Tim Edwards, senior director Investment Strategy at S&P Dow Jones Indices comments on the state of the Greek debt negotiations and the implications of a Greek default.
Once again, Europe’s banking and finance chiefs are hunkered around the negotiating table. The Greek prime minister is optimistic a deal can be reached, the German finance minister dismissive. A debt payment is due; it is two minutes to midnight. The markets are hanging by a thread on the outcome.
Writing the news is getting easy – just cut and paste from the last time a Greek payment was due.
You could be forgiven for assuming nothing has changed, and a deal should be expected in the final hours of the latest crisis. This is at least an empirical approach.
But there are important distinctions to be drawn between the current impasse and previous ones. If Greek equities, Greek bonds and Greek GDP disappeared, it would certainly be a tragedy, but not of epic and globally destructive proportions. And it is more likely that Greece will default precisely because it is now bearable.
It is bearable because the IMF and the European Central Bank now own pretty much every bond on which the Greek government can default. There other holders, but not many of them. By now, each knows the risks.
It is bearable because, while Europe’s equity markets as a whole amount to €10trn, our broad-based equity index for the region, the S&P Greece BMI, comprises just 39 stocks with a combined free-float market capitalization of €19.7bn – about two one-thousandths of the former.
It is bearable because the GDP of Greece is now less than 1.5% of Europe’s – an amount otherwise sufficient to distinguish a great quarter of growth from a one of mild disappointment.
Of course, the risks of a Greek default have always been in the unknowable, the fall in confidence, the “contagion” — the secondary consequences.
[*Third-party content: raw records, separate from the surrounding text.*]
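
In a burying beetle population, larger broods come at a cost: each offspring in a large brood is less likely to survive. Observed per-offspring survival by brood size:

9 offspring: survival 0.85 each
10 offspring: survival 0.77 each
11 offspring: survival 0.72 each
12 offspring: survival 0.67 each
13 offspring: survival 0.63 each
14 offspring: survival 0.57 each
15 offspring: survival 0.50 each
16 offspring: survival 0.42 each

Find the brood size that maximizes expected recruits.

Expected recruits = c × s(c):
  c=9: 9 × 0.85 = 7.650
  c=10: 10 × 0.77 = 7.700
  c=11: 11 × 0.72 = 7.920
  c=12: 12 × 0.67 = 8.040
  c=13: 13 × 0.63 = 8.190
  c=14: 14 × 0.57 = 7.980
  c=15: 15 × 0.50 = 7.500
  c=16: 16 × 0.42 = 6.720
Maximum at c = 13 (8.190 recruits).

13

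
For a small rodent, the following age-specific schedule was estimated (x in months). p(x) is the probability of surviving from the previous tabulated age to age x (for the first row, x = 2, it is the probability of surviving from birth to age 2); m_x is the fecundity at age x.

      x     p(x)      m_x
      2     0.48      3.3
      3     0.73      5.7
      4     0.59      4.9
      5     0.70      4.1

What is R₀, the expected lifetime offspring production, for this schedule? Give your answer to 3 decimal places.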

And it is in this respect that the world is different. Europe’s economy overall is growing again, and is more immune to shock. The majority of the region’s banks have completed stress tests in 2014 that, unlike the 2011 equivalents, explicitly tested robustness in the event of a default by Greece’s government. The financial markets have had ample time to prepare for downstream effects. Most importantly, the economies and markets viewed as most likely to suffer from contagion — Ireland, Italy, Portugal and, to a lesser extent, Spain – are looking much healthier. It is harder to see the next domino to fall.
In short, a Greek default looks more palatable today than at any point since this crisis began. And that is important precisely because political forces are at the heart of negotiations. If a default is more economically bearable, it is more politically feasible.
Europe does not want Greece to default, but it is a balance. The scales are now differently tipped. The Greek government does not wish to default either. But they were elected to renegotiate the terms of the current bailout agreements, remain in the euro currency block and to “end austerity”. If not all of those objectives can be achieved, they may well see the last objective as paramount. If a last minute deal is found, our headline can be put back into storage to be ready for the next crisis.
Thus characterized: a Greek default might indeed occur, but only if it doesn’t really matter.